Secondly, firing him now, with four other coaches already fired in the previous fortnight, three of them for non-results reasons, meant explaining that he was being fired specifically BECAUSE of the team's performance.
But most of all, Wilson did DeBoer because he is looking at a team whose window of Cup contention is finally and maybe firmly closing.
This is a veteran-heavy team whose cracks are becoming chasms. The goaltending is poor by any measure. The defense is uneven, even with $31 million ($26M of it cap) of the budget expended on three of them. The future of the team is skittish, and the veterans are audibly aging. The third and fourth lines are largely inert, and in general, their goal differential (minus-25, second worst) is lying about its record (15-16-2).
They are a team that may have already shot its best bolt in Games 16-28 and made no progress in the standings because they are 4-15-2 on either side of that run). Such erratic work makes general managers nervous, and nervous general managers tend to fire rather than defend the course.
Wilson couldn't stand still unless he thought the players could sort themselves, for this is not a tactical failure.
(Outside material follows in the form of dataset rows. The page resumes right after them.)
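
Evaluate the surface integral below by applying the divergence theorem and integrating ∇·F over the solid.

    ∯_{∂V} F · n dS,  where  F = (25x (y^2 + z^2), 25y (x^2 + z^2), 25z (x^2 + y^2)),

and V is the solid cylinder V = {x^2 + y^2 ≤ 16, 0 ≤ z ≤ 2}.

By the divergence theorem,

    ∯_{∂V} F · n dS = ∭_V (∇ · F) dV.

Compute the divergence:
    ∇ · F = ∂F_x/∂x + ∂F_y/∂y + ∂F_z/∂z = 25y^2 + 25z^2 + 25x^2 + 25z^2 + 25x^2 + 25y^2 = 50x^2 + 50y^2 + 50z^2.

In cylindrical coordinates, x = r cos(θ), y = r sin(θ), z = z, dV = r dr dθ dz, with 0 ≤ r ≤ 4, 0 ≤ θ ≤ 2π, 0 ≤ z ≤ 2.

The integrand, after substitution and multiplying by the volume element, becomes (50r^2 + 50z^2) · r, so

    ∭_V (∇·F) dV = ∫_0^{2π} ∫_0^{4} ∫_0^{2} (50r^2 + 50z^2) · r dz dr dθ.

Inner (z from 0 to 2): 100r (r^2 + 4/3).
Middle (r from 0 to 4): 22400/3.
Outer (θ from 0 to 2π): 44800π/3.

Therefore ∯_{∂V} F · n dS = 44800π/3.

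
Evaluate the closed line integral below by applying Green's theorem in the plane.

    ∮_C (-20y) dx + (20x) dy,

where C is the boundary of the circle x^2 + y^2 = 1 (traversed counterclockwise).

Green's theorem converts the closed line integral into a double integral over the enclosed region D:

    ∮_C P dx + Q dy = ∬_D (∂Q/∂x - ∂P/∂y) dA.

Here P = -20y, Q = 20x, so

    ∂Q/∂x = 20,    ∂P/∂y = -20,
    ∂Q/∂x - ∂P/∂y = 40.

D is the region x^2 + y^2 ≤ 1. Evaluating the double integral:

In polar coordinates (x = r cos θ, y = r sin θ, dA = r dr dθ) the integrand becomes 40, so

    ∬_D (40) dA = ∫_0^{2π} ∫_0^{1} (40) · r dr dθ.

Inner (r from 0 to 1): 20.
Outer (θ from 0 to 2π): 40π.

Therefore ∮_C P dx + Q dy = 40π.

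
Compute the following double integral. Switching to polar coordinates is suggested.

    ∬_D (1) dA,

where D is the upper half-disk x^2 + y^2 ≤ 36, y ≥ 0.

The region D is 0 ≤ r ≤ 6, 0 ≤ θ ≤ π in polar coordinates, where x = r cos(θ), y = r sin(θ), and dA = r dr dθ.

Under the substitution, the integrand becomes 1, so

    ∬_D (1) dA = ∫_{0}^{π} ∫_{0}^{6} (1) · r dr dθ.

Inner integral (in r): ∫_{0}^{6} (1) · r dr = 18.

Outer integral (in θ): ∫_{0}^{π} (18) dθ = 18π.

Therefore ∬_D (1) dA = 18π.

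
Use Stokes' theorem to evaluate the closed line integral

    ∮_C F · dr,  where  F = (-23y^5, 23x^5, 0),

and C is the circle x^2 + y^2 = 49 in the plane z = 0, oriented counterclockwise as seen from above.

Let S be the flat disk x^2 + y^2 ≤ 49 in the plane z = 0, with upward unit normal n̂ = ẑ. By Stokes' theorem,

    ∮_C F · dr = ∬_S (∇ × F) · n̂ dS = ∬_D (curl F)_z dA,

where D is the disk x^2 + y^2 ≤ 49.

Compute the curl of F = (-23y^5, 23x^5, 0):
    (∇ × F)_x = ∂F_z/∂y - ∂F_y/∂z = 0,
    (∇ × F)_y = ∂F_x/∂z - ∂F_z/∂x = 0,
    (∇ × F)_z = ∂F_y/∂x - ∂F_x/∂y = 115x^4 + 115y^4.

On z = 0, (curl F)_z = 115x^4 + 115y^4.

Convert to polar (x = r cos θ, y = r sin θ, dA = r dr dθ); the integrand becomes 115r^4(sin(θ)^4 + cos(θ)^4), so

    ∬_D (curl F)_z dA = ∫_0^{2π} ∫_0^{7} (115r^4(sin(θ)^4 + cos(θ)^4)) · r dr dθ.

Inner (r from 0 to 7): 13529635sin(θ)^4/6 + 13529635cos(θ)^4/6.
Outer (θ from 0 to 2π): 13529635π/4.

Therefore ∮_C F · dr = 13529635π/4.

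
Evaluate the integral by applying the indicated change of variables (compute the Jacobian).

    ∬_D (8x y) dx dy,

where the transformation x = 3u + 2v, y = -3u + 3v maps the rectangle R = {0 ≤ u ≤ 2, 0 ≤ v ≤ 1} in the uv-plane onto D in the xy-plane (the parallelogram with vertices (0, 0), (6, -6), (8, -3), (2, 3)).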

We will need more time to determine if the players stopped listening or if they stopped performing, but DeBoer asked the same things in 2016 when the Sharks reached the Stanley Cup Final, and he asked the same things last year when they reached the Western Conference Final. But he's not getting the physical response, which leads to the conclusion that maybe last call has been declared on a two-decade run of parade-less success.
Most people think that DeBoer will have a new gig soon; he is the fifth coach fired this season, but seven were canned during play a year ago, and 40 this decade. This is what hockey people do.
But Wilson never had. He likes continuity, and has stayed with his core group far longer than most organizations would consider prudent because most organizations don't make the playoffs every year. Time, however, is up on that, and now Boughner must teach a languid team to sprint... maybe for their very futures.